Modifié le 23 février 2015 à 14:27

Le compte suisse secret du directeur de HSBC révélé

Stuart Gulliver, directeur général de HSBC.
Le directeur général de HSBC aurait mis 5 millions de livres à l'abri du fisc à Genève Le Journal du matin / 1 min. / le 23 février 2015
The Guardian révèle dimanche que Stuart Gulliver, directeur général de HSBC éclaboussée par les Swissleaks, aurait mis quelque 7,6 millions de dollars à l'abri sur un compte de sa banque à Genève.

Stuart Gulliver, le directeur général de HSBC qui a promis de réformer la banque en crise, aurait mis à l'abri des millions de livres sur un compte suisse caché par le biais d'une société panaméenne, révèle dimanche le Guardian.

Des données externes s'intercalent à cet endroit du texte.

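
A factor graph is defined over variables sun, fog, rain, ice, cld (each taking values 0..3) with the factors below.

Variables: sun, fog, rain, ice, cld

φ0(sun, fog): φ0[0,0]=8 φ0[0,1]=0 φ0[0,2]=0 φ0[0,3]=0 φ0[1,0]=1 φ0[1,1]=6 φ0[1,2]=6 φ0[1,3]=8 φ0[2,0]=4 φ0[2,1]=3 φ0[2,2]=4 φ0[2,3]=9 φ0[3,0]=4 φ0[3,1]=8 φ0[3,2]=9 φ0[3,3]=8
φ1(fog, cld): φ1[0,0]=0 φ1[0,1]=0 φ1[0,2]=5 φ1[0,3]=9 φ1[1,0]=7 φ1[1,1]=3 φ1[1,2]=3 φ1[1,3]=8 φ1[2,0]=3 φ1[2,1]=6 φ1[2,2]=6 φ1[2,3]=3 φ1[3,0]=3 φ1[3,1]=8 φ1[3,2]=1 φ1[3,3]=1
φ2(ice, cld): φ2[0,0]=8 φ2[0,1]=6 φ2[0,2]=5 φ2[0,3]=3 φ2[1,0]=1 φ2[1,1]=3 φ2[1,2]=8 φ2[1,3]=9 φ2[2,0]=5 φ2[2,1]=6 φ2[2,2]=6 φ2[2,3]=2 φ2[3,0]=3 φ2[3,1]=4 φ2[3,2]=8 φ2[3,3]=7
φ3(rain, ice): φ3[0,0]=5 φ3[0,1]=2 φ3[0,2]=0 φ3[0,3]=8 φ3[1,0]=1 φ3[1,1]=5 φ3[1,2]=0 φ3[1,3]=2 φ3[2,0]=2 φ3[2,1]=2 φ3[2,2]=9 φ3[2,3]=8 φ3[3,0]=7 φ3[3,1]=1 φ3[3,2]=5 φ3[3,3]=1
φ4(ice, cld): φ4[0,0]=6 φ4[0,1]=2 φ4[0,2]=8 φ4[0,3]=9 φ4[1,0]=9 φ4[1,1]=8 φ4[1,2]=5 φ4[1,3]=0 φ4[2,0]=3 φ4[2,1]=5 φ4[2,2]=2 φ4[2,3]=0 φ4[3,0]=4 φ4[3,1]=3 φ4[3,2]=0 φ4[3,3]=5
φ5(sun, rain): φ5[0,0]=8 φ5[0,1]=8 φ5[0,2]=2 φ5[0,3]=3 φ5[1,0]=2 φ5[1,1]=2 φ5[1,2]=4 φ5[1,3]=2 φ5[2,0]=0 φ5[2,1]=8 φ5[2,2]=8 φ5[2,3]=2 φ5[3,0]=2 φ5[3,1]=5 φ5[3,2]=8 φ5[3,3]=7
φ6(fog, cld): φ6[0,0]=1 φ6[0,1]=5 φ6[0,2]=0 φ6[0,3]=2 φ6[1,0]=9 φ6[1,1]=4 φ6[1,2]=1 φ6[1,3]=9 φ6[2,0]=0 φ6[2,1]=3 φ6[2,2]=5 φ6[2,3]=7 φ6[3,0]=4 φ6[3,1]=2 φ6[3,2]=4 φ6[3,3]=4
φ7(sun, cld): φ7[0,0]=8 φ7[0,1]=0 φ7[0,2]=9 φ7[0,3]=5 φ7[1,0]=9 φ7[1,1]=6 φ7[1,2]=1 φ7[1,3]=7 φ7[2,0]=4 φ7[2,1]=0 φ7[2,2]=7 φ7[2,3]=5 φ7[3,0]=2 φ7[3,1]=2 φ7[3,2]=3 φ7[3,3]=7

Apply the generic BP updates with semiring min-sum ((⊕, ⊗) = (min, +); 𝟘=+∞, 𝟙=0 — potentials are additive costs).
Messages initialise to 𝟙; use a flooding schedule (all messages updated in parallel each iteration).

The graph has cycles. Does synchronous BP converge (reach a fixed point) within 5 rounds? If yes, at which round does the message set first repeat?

NOT CONVERGED within 5 rounds

init: all messages = 𝟙 over 4 values
r1 m[φ0→sun] = [0, 1, 3, 4]
r1 m[φ0→fog] = [1, 0, 0, 0]
r1 m[φ1→fog] = [0, 3, 3, 1]
r1 m[φ1→cld] = [0, 0, 1, 1]
r1 m[φ2→ice] = [3, 1, 2, 3]
r1 m[φ2→cld] = [1, 3, 5, 2]
r1 m[φ3→rain] = [0, 0, 2, 1]
r1 m[φ3→ice] = [1, 1, 0, 1]
r1 m[φ4→ice] = [2, 0, 0, 0]
r1 m[φ4→cld] = [3, 2, 0, 0]
r1 m[φ5→sun] = [2, 2, 0, 2]
r1 m[φ5→rain] = [0, 2, 2, 2]
r1 m[φ6→fog] = [0, 1, 0, 2]
r1 m[φ6→cld] = [0, 2, 0, 2]
r1 m[φ7→sun] = [0, 1, 0, 2]
r1 m[φ7→cld] = [2, 0, 1, 5]
r1 m[sun→φ0] = [0, 0, 0, 0]
r1 m[sun→φ5] = [0, 0, 0, 0]
r1 m[sun→φ7] = [0, 0, 0, 0]
r1 m[fog→φ0] = [0, 0, 0, 0]
r1 m[fog→φ1] = [0, 0, 0, 0]
r1 m[fog→φ6] = [0, 0, 0, 0]
r1 m[rain→φ3] = [0, 0, 0, 0]
r1 m[rain→φ5] = [0, 0, 0, 0]
r1 m[ice→φ2] = [0, 0, 0, 0]
r1 m[ice→φ3] = [0, 0, 0, 0]
r1 m[ice→φ4] = [0, 0, 0, 0]
r1 m[cld→φ1] = [0, 0, 0, 0]
r1 m[cld→φ2] = [0, 0, 0, 0]
r1 m[cld→φ4] = [0, 0, 0, 0]
r1 m[cld→φ6] = [0, 0, 0, 0]
r1 m[cld→φ7] = [0, 0, 0, 0]
r2 m[φ0→sun] = [0, 1, 3, 4]
r2 m[φ0→fog] = [1, 0, 0, 0]
r2 m[φ1→fog] = [0, 3, 3, 1]
r2 m[φ1→cld] = [0, 0, 1, 1]
r2 m[φ2→ice] = [3, 1, 2, 3]
r2 m[φ2→cld] = [1, 3, 5, 2]
r2 m[φ3→rain] = [0, 0, 2, 1]
r2 m[φ3→ice] = [1, 1, 0, 1]
r2 m[φ4→ice] = [2, 0, 0, 0]
r2 m[φ4→cld] = [3, 2, 0, 0]
r2 m[φ5→sun] = [2, 2, 0, 2]
r2 m[φ5→rain] = [0, 2, 2, 2]
r2 m[φ6→fog] = [0, 1, 0, 2]
r2 m[φ6→cld] = [0, 2, 0, 2]
r2 m[φ7→sun] = [0, 1, 0, 2]
r2 m[φ7→cld] = [2, 0, 1, 5]
r2 m[sun→φ0] = [2, 3, 0, 4]
r2 m[sun→φ5] = [0, 2, 3, 6]
r2 m[sun→φ7] = [2, 3, 3, 6]
r2 m[fog→φ0] = [0, 4, 3, 3]
r2 m[fog→φ1] = [1, 1, 0, 2]
r2 m[fog→φ6] = [1, 3, 3, 1]
r2 m[rain→φ3] = [0, 2, 2, 2]
r2 m[rain→φ5] = [0, 0, 2, 1]
r2 m[ice→φ2] = [3, 1, 0, 1]
r2 m[ice→φ3] = [5, 1, 2, 3]
r2 m[ice→φ4] = [4, 2, 2, 4]
r2 m[cld→φ1] = [6, 7, 6, 9]
r2 m[cld→φ2] = [5, 4, 2, 8]
r2 m[cld→φ4] = [3, 5, 7, 10]
r2 m[cld→φ6] = [6, 5, 7, 8]
r2 m[cld→φ7] = [4, 7, 6, 5]
r3 m[φ0→sun] = [3, 1, 4, 4]
r3 m[φ0→fog] = [4, 2, 2, 2]
r3 m[φ1→fog] = [6, 9, 9, 7]
r3 m[φ1→cld] = [1, 1, 3, 3]
r3 m[φ2→ice] = [7, 6, 8, 8]
r3 m[φ2→cld] = [2, 4, 6, 2]
r3 m[φ3→rain] = [2, 2, 3, 2]
r3 m[φ3→ice] = [3, 2, 0, 3]
r3 m[φ4→ice] = [7, 10, 6, 7]
r3 m[φ4→cld] = [5, 6, 4, 2]
r3 m[φ5→sun] = [4, 2, 0, 2]
r3 m[φ5→rain] = [3, 4, 2, 3]
r3 m[φ6→fog] = [7, 8, 6, 7]
r3 m[φ6→cld] = [2, 3, 1, 3]
r3 m[φ7→sun] = [7, 7, 7, 6]
r3 m[φ7→cld] = [7, 2, 4, 7]
r3 m[sun→φ0] = [2, 3, 0, 4]
r3 m[sun→φ5] = [0, 2, 3, 6]
r3 m[sun→φ7] = [2, 3, 3, 6]
r3 m[fog→φ0] = [0, 4, 3, 3]
r3 m[fog→φ1] = [1, 1, 0, 2]
r3 m[fog→φ6] = [1, 3, 3, 1]
r3 m[rain→φ3] = [0, 2, 2, 2]
r3 m[rain→φ5] = [0, 0, 2, 1]
r3 m[ice→φ2] = [3, 1, 0, 1]
r3 m[ice→φ3] = [5, 1, 2, 3]
r3 m[ice→φ4] = [4, 2, 2, 4]
r3 m[cld→φ1] = [6, 7, 6, 9]
r3 m[cld→φ2] = [5, 4, 2, 8]
r3 m[cld→φ4] = [3, 5, 7, 10]
r3 m[cld→φ6] = [6, 5, 7, 8]
r3 m[cld→φ7] = [4, 7, 6, 5]
r4 m[φ0→sun] = [3, 1, 4, 4]
r4 m[φ0→fog] = [4, 2, 2, 2]
r4 m[φ1→fog] = [6, 9, 9, 7]
r4 m[φ1→cld] = [1, 1, 3, 3]
r4 m[φ2→ice] = [7, 6, 8, 8]
r4 m[φ2→cld] = [2, 4, 6, 2]
r4 m[φ3→rain] = [2, 2, 3, 2]
r4 m[φ3→ice] = [3, 2, 0, 3]
r4 m[φ4→ice] = [7, 10, 6, 7]
r4 m[φ4→cld] = [5, 6, 4, 2]
r4 m[φ5→sun] = [4, 2, 0, 2]
r4 m[φ5→rain] = [3, 4, 2, 3]
r4 m[φ6→fog] = [7, 8, 6, 7]
r4 m[φ6→cld] = [2, 3, 1, 3]
r4 m[φ7→sun] = [7, 7, 7, 6]
r4 m[φ7→cld] = [7, 2, 4, 7]
r4 m[sun→φ0] = [11, 9, 7, 8]
r4 m[sun→φ5] = [10, 8, 11, 10]
r4 m[sun→φ7] = [7, 3, 4, 6]
r4 m[fog→φ0] = [13, 17, 15, 14]
r4 m[fog→φ1] = [11, 10, 8, 9]
r4 m[fog→φ6] = [10, 11, 11, 9]
r4 m[rain→φ3] = [3, 4, 2, 3]
r4 m[rain→φ5] = [2, 2, 3, 2]
r4 m[ice→φ2] = [10, 12, 6, 10]
r4 m[ice→φ3] = [14, 16, 14, 15]
r4 m[ice→φ4] = [10, 8, 8, 11]
r4 m[cld→φ1] = [16, 15, 15, 14]
r4 m[cld→φ2] = [15, 12, 12, 15]
r4 m[cld→φ4] = [12, 10, 14, 15]
r4 m[cld→φ6] = [15, 13, 17, 14]
r4 m[cld→φ7] = [10, 14, 14, 10]
r5 m[φ0→sun] = [14, 14, 17, 17]
r5 m[φ0→fog] = [10, 10, 11, 11]
r5 m[φ1→fog] = [15, 18, 17, 15]
r5 m[φ1→cld] = [11, 11, 10, 10]
r5 m[φ2→ice] = [17, 15, 17, 16]
r5 m[φ2→cld] = [11, 12, 12, 8]
r5 m[φ3→rain] = [14, 14, 16, 16]
r5 m[φ3→ice] = [4, 4, 3, 4]
r5 m[φ4→ice] = [12, 15, 15, 13]
r5 m[φ4→cld] = [11, 12, 10, 8]
r5 m[φ5→sun] = [5, 4, 2, 4]
r5 m[φ5→rain] = [10, 10, 12, 10]
r5 m[φ6→fog] = [16, 17, 15, 15]
r5 m[φ6→cld] = [11, 11, 10, 12]
r5 m[φ7→sun] = [14, 15, 14, 12]
r5 m[φ7→cld] = [8, 4, 4, 9]
r5 m[sun→φ0] = [11, 9, 7, 8]
r5 m[sun→φ5] = [10, 8, 11, 10]
r5 m[sun→φ7] = [7, 3, 4, 6]
r5 m[fog→φ0] = [13, 17, 15, 14]
r5 m[fog→φ1] = [11, 10, 8, 9]
r5 m[fog→φ6] = [10, 11, 11, 9]
r5 m[rain→φ3] = [3, 4, 2, 3]
r5 m[rain→φ5] = [2, 2, 3, 2]
r5 m[ice→φ2] = [10, 12, 6, 10]
r5 m[ice→φ3] = [14, 16, 14, 15]
r5 m[ice→φ4] = [10, 8, 8, 11]
r5 m[cld→φ1] = [16, 15, 15, 14]
r5 m[cld→φ2] = [15, 12, 12, 15]
r5 m[cld→φ4] = [12, 10, 14, 15]
r5 m[cld→φ6] = [15, 13, 17, 14]
r5 m[cld→φ7] = [10, 14, 14, 10]
no fixed point within 5 rounds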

Stuart Gulliver, qui doit présenter ce lundi les résultats annuels de la banque britannique deux semaines après le scandale international des Swissleaks, détenait 7,6 millions de dollars (7,14 millions de francs) sur un compte de la banque HSBC à Genève, selon le quotidien britannique.

Second compte fermé en 2007

Stuart Gulliver a été répertorié comme le bénéficiaire d'un compte au nom de Worcester Equities Inc, société anonyme enregistrée au Panama. C'est grâce à cette entité que les primes HSBC du responsable ont été versées jusqu'en 2003.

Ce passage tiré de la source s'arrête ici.